女人搖頭。“沒有。他真的好久沒來了。我也不知道他在哪兒?!?/p>
狄仁杰看著她。她的眼睛在躲閃,她在說謊。她見過周德興,那個包袱就是周德興讓她去取的。周德興就在附近,就在這條巷子里,就在那家關(guān)著門的藥鋪里。他藏在哪兒?他不能打草驚蛇。他需要等,等他出來。
“他要是來了,你告訴他,大理寺的人找他。讓他自己去投案。”
女人連連點頭。狄仁杰轉(zhuǎn)身走了。走到巷口,他讓狄春留下來盯著?!翱匆娭艿屡d出來,就跟著他。別驚動,別靠近。遠(yuǎn)遠(yuǎn)跟著,看他去哪兒。”
狄春點頭。狄仁杰回了大理寺。
第二天一早,狄春回來了?!袄蠣敚艿屡d沒出來。那個寡婦也沒出來。我在巷口盯了一夜,什么動靜都沒有?!?/p>
狄仁杰沉默。周德興在哪兒?在藥鋪里?還是在寡婦家里?他不敢出來,他知道有人在盯著他。他等,等盯他的人走。他不出來,你拿他沒辦法。你總不能硬闖進去,你沒有證據(jù),沒有搜查令。你只能等。
“狄春,你去歇著。晚上再去。”
狄春去了。狄仁杰坐在書房里,想著那些藥。周德興帶著藥,躲在長安,躲在柳樹巷。他要救的人,在哪兒?是他老婆?他老婆在洛陽。他兒子也在洛陽。他要把藥送去洛陽,可他不敢走。他知道有人在盯著他,知道他走不了。他在等,等一個機會,等盯他的人放松。
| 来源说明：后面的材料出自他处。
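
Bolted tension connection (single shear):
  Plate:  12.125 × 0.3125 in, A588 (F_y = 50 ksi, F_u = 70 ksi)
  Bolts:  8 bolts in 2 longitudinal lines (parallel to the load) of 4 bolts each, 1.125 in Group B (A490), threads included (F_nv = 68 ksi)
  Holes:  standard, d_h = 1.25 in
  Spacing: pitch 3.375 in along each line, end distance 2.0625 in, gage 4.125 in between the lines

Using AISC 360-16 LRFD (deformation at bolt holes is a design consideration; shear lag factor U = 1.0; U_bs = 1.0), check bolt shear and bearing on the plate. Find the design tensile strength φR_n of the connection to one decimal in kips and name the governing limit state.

Bolt shear: A_b = π(1.125)²/4 = 0.99402 in². φR_n = 0.75 × 68 × 0.99402 × 8 × 1 = 405.6 kips.
Bearing (0.3125 in plate, F_u = 70 ksi): end bolts L_c = 2.0625 − 1.25/2 = 1.4375, R_n = min(1.2×1.4375×0.3125×70, 2.4×1.125×0.3125×70) = 37.734 kips/bolt; interior L_c = 3.375 − 1.25 = 2.125, R_n = 55.781 kips/bolt. φR_n = 0.75 × (2×37.734 + 6×55.781) = 307.6 kips.
Governing: min(405.6, 307.6) = 307.6 kips → bearing.

307.6 kips (bearing governs)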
他不能讓他跑了。他必須抓住他。不是等,是抓。他站起身,去找李朗。
李朗正在千牛衛(wèi)的營房里練刀,看見狄仁杰,連忙收刀。“狄公,怎么了?”
“柳樹巷,有個人叫周德興。sharen犯,殺了十幾個,砍了頭,做成藥。他躲在柳樹巷,一家關(guān)著門的藥鋪里。你帶幾個人,把他抓了?!?/p>
李朗二話不說,點了五個弟兄,跟著狄仁杰出了營房。
柳樹巷,靠東頭,第三家。藥鋪的門還關(guān)著,門口的幌子也不見了。狄仁杰讓李朗帶人守住前后門,自己上前敲門。敲了很久,沒人應(yīng)。李朗一腳把門踹開。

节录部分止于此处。